Analisi Obbligazionarie

Il Punto sui mercati:I vertici dell’Eurotower hanno lasciato invariati i tassi allo 0,25%

2 EUROPA

E’ stata un’ottava densa di appuntamenti quella appena conclusasi sul mercato obbligazionario, con i meeting di BCE e BOE chiamati a confermare le politiche monetarie intraprese nell’ultimo periodo….

I vertici dell’Eurotower hanno lasciato invariati i tassi allo 0,25%, ribadendo la volontà di adottare una linea accomodante sul fronte tassi ancora a lungo e aprendo all’uso di strumenti non convenzionali contro i rischi che minano la stabilità. Sul fronte della crescita, gli ultimi dati a disposizione della BCE mostrano un lieve rialzo delle stime sul PIL a quota 1,1% per il 2014. In particolare gli economisti si aspettano un dato conclusivo per il 2013 a quota -0,4%, destinato poi a salire al +1,1% per il 2014 ed infi ne a +1,5% per il 2015. A tal riguardo, si ricorda come a settembre le attese erano per uno  -0,4% per il 2013 e +1% per il 2014. Sul fronte infl azione, le stime vengono ulteriormente tagliate a quota 1,1% per il 2014, con le prospettive che restano pertanto in linea con l’obiettivo della BCE.

In particolare la BCE ha limato le sue previsioni per l’inflazione dell’Eurozona. Gli analisti si aspettano un tasso finale dell’1,4% per il 2013, che scenderà all’1,1% per il 2014 e all’1,3% per il 2015. A settembre le stime erano per 1,5% per quest’anno e 1,3% per il prossimo.
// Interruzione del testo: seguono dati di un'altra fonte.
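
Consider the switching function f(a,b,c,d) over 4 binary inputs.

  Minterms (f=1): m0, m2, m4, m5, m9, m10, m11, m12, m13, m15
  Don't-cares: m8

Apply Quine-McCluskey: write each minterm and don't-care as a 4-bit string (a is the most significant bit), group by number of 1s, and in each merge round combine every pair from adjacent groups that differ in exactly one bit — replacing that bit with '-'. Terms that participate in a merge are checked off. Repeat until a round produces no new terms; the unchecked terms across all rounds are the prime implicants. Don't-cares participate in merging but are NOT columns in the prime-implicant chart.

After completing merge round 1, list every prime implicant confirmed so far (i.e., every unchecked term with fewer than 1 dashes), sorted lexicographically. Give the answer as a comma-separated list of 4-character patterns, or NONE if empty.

NONE

size-2^0 implicants → 0000(✓)  0010(✓)  0100(✓)  0101(✓)  1000(✓)  1001(✓)  1010(✓)  1011(✓)  1100(✓)  1101(✓)  1111(✓)
size-2^1 implicants → -000(✓)  -010(✓)  -100(✓)  -101(✓)  0-00(✓)  00-0(✓)  010-(✓)  1-00(✓)  1-01(✓)  1-11(✓)  10-0(✓)  10-1(✓)  100-(✓)  101-(✓)  11-1(✓)  110-(✓)
size-2^2 implicants → --00  -0-0  -10-  1--1  1-0-  10--
Unchecked terms (primes): --00, -0-0, -10-, 1--1, 1-0-, 10--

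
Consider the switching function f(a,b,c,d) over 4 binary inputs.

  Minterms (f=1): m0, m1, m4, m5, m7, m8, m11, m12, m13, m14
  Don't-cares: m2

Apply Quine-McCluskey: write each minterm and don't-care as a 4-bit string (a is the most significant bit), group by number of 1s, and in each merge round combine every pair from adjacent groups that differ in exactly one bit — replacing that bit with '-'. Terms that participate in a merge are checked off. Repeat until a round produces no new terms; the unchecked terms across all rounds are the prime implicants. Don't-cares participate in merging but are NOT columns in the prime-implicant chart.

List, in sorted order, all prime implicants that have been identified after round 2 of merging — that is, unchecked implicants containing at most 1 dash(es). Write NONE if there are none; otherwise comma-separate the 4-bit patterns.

00-0, 01-1, 1011, 11-0

size-2^0 implicants → 0000(✓)  0001(✓)  0010(✓)  0100(✓)  0101(✓)  0111(✓)  1000(✓)  1011  1100(✓)  1101(✓)  1110(✓)
size-2^1 implicants → -000(✓)  -100(✓)  -101(✓)  0-00(✓)  0-01(✓)  00-0  000-(✓)  01-1  010-(✓)  1-00(✓)  11-0  110-(✓)
size-2^2 implicants → --00  -10-  0-0-
Unchecked terms (primes): --00, -10-, 0-0-, 00-0, 01-1, 1011, 11-0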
Tra le misure non convenzionali a disposizione della BCE, per combattere lo spettro della deflazione, si è tornato a parlare di un nuovo programma LTRO, che sarebbe il terzo della gestione Draghi. A differenza di quanto accaduto in passato, questa volta il Presidente ha tenuto a far sapere che qualora si dovessero varare nuove misure come le maxi-iniezioni di liquidità, i vertici dell’Eurotower pretenderebbero garanzie di un utilizzo per l’economia reale.

Sul fronte dei rendimenti, mentre si è registrata una sostanziale stabilità dei prezzi sul comparto dei PIIGS europei, in particolare con il quinquennale italiano rilevato a quota 2,6% e con il decennale al 4,07%, le curve low-yield continuano a muoversi controtendenza. Il biennale tedesco sale allo 0,214% dai precedenti 0,126%, così come il quinquennale che si attesta allo 0,786% (+12 bp) e il decennale all’1,819% (+10 bp).

Si comprende pertanto come il movimento del decennale tedesco giochi nuovamente a favore dello spread BTP/Bund, rilevato a quota 225 bp, ormai praticamente a contatto con i minimi dello scorso agosto, in un’area che potrebbe rappresentare un pericoloso triplo minimo che, qualora confermato, aprirebbe nuovamente lo spazio al trading range 230 – 270 bp, livelli che ingabbiano le quotazioni da oltre quattro mesi.